Wednesday, September 06, 2006

Jasper talks about books versus poems, or in Derridean style, books versus writing, taking a kind of aerial view with an astute comment from ground level by Jake York if you scroll down. We certainly do fetishize the book nowadays, for reasons close to those described. I like the idea of books as the residue of some more fundamental activity (Jasper gives the example of Bernadette Mayer's Midwinter Day), or as media for larger arcs and projects—Nathaniel Mackey comes once again to mind, as someone who's been unfolding large scale narratives over several books for years. Duncan's Passages—a poem-series which I feel compelled to italicize, even though it is pointedly not a book—is probably the ur-text of this sort for the New American traditions. But it's difficult to evade the imprint (so to speak) of the MFA and book-contest cultures, which have set up the equation book=legitimacy. Kate Greenstreet's excellent series of interviews with "first-book poets" (a label I take from my own first book's Pinsky blurb) reinforces this idea with her question, "Did you expect the book to change your life?"—a question whose provenance and emotional truth all the interviewees recognize. And I, for one, cherished the idea of "my book" long before I even knew that poetry was what I wanted to write. That's the product of being raised in a family where books were reverenced, particularly by my mother. And that reverence may have even deeper roots in Jewish culture. The actual objects out of their packing cases, the actual books, are inevitably slightly disappointing given my history of feeling toward books. Yet I do feel that they've brought me bodily into a stream of discourse that has become a significant tributary of my identity.

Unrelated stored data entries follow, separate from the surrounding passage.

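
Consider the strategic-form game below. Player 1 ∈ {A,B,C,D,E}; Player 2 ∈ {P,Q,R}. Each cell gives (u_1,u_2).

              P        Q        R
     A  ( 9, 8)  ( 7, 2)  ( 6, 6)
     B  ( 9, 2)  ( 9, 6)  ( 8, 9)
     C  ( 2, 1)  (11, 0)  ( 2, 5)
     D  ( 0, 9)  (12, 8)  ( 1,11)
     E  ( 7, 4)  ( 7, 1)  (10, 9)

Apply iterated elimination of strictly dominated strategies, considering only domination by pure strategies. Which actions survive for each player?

Survivors P1:{A,B,E} P2:{P,R}

P2 drop Q (R beats it: A:6>2 B:9>6 C:5>0 D:11>8 E:9>1)
P1 drop C (A beats it: P:9>2 R:6>2)
P1 drop D (A beats it: P:9>0 R:6>1)
P1→{A,B,E} P2→{P,R}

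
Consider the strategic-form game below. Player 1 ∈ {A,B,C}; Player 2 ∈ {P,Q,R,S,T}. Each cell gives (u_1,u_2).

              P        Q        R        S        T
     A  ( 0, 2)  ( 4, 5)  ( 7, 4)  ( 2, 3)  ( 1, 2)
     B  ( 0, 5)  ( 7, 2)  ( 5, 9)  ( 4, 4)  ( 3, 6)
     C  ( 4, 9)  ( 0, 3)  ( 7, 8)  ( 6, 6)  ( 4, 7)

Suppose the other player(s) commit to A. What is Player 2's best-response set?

P2 best: {Q}

u_2(P vs A) = 2
u_2(Q vs A) = 5
u_2(R vs A) = 4
u_2(S vs A) = 3
u_2(T vs A) = 2
max payoff 5 at {Q}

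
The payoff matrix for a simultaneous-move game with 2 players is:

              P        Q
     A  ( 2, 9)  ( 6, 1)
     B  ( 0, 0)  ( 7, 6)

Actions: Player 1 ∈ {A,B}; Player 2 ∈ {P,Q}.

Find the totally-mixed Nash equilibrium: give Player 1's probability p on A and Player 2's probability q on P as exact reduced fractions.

P1 indiff ⇒ q·2+(1-q)·6 = q·0+(1-q)·7 ⇒ q(2) = (1-q)(1) ⇒ q = 1/3
P2 indiff ⇒ p·9+(1-p)·0 = p·1+(1-p)·6 ⇒ p(8) = (1-p)(6) ⇒ p = 3/7

P1 mixes 3/7 on A; P2 mixes 1/3 on P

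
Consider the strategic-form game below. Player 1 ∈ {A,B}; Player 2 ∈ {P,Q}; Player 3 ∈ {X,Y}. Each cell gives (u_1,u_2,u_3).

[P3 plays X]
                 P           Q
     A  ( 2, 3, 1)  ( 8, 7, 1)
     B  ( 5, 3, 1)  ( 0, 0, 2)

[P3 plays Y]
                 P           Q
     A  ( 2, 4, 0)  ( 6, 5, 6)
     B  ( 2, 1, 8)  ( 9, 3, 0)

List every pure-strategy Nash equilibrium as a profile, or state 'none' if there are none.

(A,P,X): not NE [P1→B gives 5>2; P2→Q gives 7>3]
(A,P,Y): not NE [P2→Q gives 5>4; P3→X gives 1>0]
(A,Q,X): not NE [P3→Y gives 6>1]
(A,Q,Y): not NE [P1→B gives 9>6]
(B,P,X): not NE [P3→Y gives 8>1]
(B,P,Y): not NE [P2→Q gives 3>1]
(B,Q,X): not NE [P1→A gives 8>0; P2→P gives 3>0]
(B,Q,Y): not NE [P3→X gives 2>0]

No pure NE.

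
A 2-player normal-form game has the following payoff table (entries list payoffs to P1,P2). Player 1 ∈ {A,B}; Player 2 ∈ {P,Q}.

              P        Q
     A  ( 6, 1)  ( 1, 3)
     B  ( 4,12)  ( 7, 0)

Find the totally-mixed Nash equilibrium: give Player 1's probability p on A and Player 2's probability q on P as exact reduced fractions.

P1 indiff ⇒ q·6+(1-q)·1 = q·4+(1-q)·7 ⇒ q(2) = (1-q)(6) ⇒ q = 3/4
P2 indiff ⇒ p·1+(1-p)·12 = p·3+(1-p)·0 ⇒ p(-2) = (1-p)(-12) ⇒ p = 6/7

p=6/7, q=3/4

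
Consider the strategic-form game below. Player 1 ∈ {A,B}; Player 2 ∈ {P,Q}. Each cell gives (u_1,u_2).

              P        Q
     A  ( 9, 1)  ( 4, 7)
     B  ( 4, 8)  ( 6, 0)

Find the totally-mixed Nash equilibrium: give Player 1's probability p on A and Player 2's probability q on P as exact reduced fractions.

P1 indiff ⇒ q·9+(1-q)·4 = q·4+(1-q)·6 ⇒ q(5) = (1-q)(2) ⇒ q = 2/7
P2 indiff ⇒ p·1+(1-p)·8 = p·7+(1-p)·0 ⇒ p(-6) = (1-p)(-8) ⇒ p = 4/7

(p,q) = (4/7, 2/7)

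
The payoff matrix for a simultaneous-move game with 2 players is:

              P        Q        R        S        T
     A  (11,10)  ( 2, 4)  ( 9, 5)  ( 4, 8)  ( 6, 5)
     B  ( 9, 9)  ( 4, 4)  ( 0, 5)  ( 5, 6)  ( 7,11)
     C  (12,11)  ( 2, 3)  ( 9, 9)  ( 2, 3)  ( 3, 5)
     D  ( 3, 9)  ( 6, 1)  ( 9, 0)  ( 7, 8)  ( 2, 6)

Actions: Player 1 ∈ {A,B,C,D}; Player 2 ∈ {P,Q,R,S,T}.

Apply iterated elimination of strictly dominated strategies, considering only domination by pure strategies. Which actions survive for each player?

Remaining: P1:{A,B,C} P2:{P,T}

P2 drop Q (P beats it: A:10>4 B:9>4 C:11>3 D:9>1)
P2 drop R (P beats it: A:10>5 B:9>5 C:11>9 D:9>0)
P2 drop S (P beats it: A:10>8 B:9>6 C:11>3 D:9>8)
P1 drop D (A beats it: P:11>3 T:6>2)
P1→{A,B,C} P2→{P,T}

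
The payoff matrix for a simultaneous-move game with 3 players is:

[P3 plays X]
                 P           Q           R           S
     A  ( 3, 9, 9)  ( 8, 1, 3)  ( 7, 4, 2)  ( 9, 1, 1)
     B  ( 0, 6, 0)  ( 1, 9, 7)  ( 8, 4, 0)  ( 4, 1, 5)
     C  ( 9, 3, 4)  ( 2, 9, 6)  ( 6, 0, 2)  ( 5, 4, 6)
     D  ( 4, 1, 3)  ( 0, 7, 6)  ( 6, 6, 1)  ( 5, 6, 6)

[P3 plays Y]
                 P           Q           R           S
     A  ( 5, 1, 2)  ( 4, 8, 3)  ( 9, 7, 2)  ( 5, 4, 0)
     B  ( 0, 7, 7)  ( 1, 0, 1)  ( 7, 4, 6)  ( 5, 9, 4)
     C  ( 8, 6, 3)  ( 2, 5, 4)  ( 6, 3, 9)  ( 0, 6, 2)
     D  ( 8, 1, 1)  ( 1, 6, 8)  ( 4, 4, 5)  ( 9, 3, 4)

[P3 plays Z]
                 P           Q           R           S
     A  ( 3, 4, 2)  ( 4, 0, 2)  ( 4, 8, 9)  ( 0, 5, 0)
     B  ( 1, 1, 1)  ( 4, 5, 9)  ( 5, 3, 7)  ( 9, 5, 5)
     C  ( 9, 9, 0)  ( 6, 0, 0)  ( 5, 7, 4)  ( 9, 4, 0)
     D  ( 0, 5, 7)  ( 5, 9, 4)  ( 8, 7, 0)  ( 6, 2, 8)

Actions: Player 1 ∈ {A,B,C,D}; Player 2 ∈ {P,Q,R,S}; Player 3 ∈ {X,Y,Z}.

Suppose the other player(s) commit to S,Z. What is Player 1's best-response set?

u_1(A vs S,Z) = 0
u_1(B vs S,Z) = 9
u_1(C vs S,Z) = 9
u_1(D vs S,Z) = 6
max payoff 9 at {B,C}

argmax u_1 = {B,C}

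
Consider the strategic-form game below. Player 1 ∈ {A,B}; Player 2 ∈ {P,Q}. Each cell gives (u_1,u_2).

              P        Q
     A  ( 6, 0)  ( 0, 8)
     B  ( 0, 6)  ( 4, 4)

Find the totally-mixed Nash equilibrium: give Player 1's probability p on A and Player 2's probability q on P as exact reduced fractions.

p=1/5, q=2/5

P1 indiff ⇒ q·6+(1-q)·0 = q·0+(1-q)·4 ⇒ q(6) = (1-q)(4) ⇒ q = 2/5
P2 indiff ⇒ p·0+(1-p)·6 = p·8+(1-p)·4 ⇒ p(-8) = (1-p)(-2) ⇒ p = 1/5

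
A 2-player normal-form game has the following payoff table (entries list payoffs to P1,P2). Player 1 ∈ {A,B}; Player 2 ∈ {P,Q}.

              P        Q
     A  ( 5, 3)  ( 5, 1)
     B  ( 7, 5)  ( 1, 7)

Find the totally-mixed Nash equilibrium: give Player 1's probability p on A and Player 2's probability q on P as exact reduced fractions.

P1 indiff ⇒ q·5+(1-q)·5 = q·7+(1-q)·1 ⇒ q(-2) = (1-q)(-4) ⇒ q = 2/3
P2 indiff ⇒ p·3+(1-p)·5 = p·1+(1-p)·7 ⇒ p(2) = (1-p)(2) ⇒ p = 1/2

p=1/2, q=2/3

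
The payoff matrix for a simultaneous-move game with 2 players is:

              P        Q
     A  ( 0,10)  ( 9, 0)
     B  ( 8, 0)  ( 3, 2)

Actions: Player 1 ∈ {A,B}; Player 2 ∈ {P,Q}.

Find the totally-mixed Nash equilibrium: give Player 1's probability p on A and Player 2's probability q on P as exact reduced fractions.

(p,q) = (1/6, 3/7)

P1 indiff ⇒ q·0+(1-q)·9 = q·8+(1-q)·3 ⇒ q(-8) = (1-q)(-6) ⇒ q = 3/7
P2 indiff ⇒ p·10+(1-p)·0 = p·0+(1-p)·2 ⇒ p(10) = (1-p)(2) ⇒ p = 1/6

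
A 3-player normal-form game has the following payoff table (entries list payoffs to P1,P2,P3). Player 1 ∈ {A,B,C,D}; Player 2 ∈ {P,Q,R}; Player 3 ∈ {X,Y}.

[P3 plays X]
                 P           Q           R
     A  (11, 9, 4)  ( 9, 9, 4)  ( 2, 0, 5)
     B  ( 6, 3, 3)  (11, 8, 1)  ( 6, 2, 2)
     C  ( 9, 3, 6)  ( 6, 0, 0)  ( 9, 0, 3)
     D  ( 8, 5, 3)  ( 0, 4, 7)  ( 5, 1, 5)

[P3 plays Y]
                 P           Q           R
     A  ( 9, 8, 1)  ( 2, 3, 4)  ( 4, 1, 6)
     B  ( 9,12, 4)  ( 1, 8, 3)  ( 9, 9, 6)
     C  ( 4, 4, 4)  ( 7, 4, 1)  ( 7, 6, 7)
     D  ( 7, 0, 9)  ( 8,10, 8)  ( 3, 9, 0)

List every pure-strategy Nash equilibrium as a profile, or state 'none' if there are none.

Nash profiles: (A,P,X), (B,P,Y), (D,Q,Y)

(A,P,X): NE
(A,P,Y): not NE [P3→X gives 4>1]
(A,Q,X): not NE [P1→B gives 11>9]
(A,Q,Y): not NE [P1→D gives 8>2; P2→P gives 8>3]
(A,R,X): not NE [P1→C gives 9>2; P2→Q gives 9>0; P3→Y gives 6>5]
(A,R,Y): not NE [P1→B gives 9>4; P2→P gives 8>1]
(B,P,X): not NE [P1→A gives 11>6; P2→Q gives 8>3; P3→Y gives 4>3]
(B,P,Y): NE
(B,Q,X): not NE [P3→Y gives 3>1]
(B,Q,Y): not NE [P1→D gives 8>1; P2→P gives 12>8]
(B,R,X): not NE [P1→C gives 9>6; P2→Q gives 8>2; P3→Y gives 6>2]
(B,R,Y): not NE [P2→P gives 12>9]
(C,P,X): not NE [P1→A gives 11>9]
(C,P,Y): not NE [P1→B gives 9>4; P2→R gives 6>4; P3→X gives 6>4]
(C,Q,X): not NE [P1→B gives 11>6; P2→P gives 3>0; P3→Y gives 1>0]
(C,Q,Y): not NE [P1→D gives 8>7; P2→R gives 6>4]
(C,R,X): not NE [P2→P gives 3>0; P3→Y gives 7>3]
(C,R,Y): not NE [P1→B gives 9>7]
(D,P,X): not NE [P1→A gives 11>8; P3→Y gives 9>3]
(D,P,Y): not NE [P1→B gives 9>7; P2→Q gives 10>0]
(D,Q,X): not NE [P1→B gives 11>0; P2→P gives 5>4; P3→Y gives 8>7]
(D,Q,Y): NE
(D,R,X): not NE [P1→C gives 9>5; P2→P gives 5>1]
(D,R,Y): not NE [P1→B gives 9>3; P2→Q gives 10>9; P3→X gives 5>0]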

Poetry is a river and individual books are stones and pebbles that divert or churn up its flow. Few of us identify with the water itself, unless it's the white water of a particular aesthetic or camp. But it might be spiritually and poetically enlarging for some of us to get back to poems instead of throwing all our energy into books. That's why dealing with the Nature Theater manuscript is interesting for me: for the first time, I'm thinking of the book as a vehicle for poems I believe in, rather than an end in itself.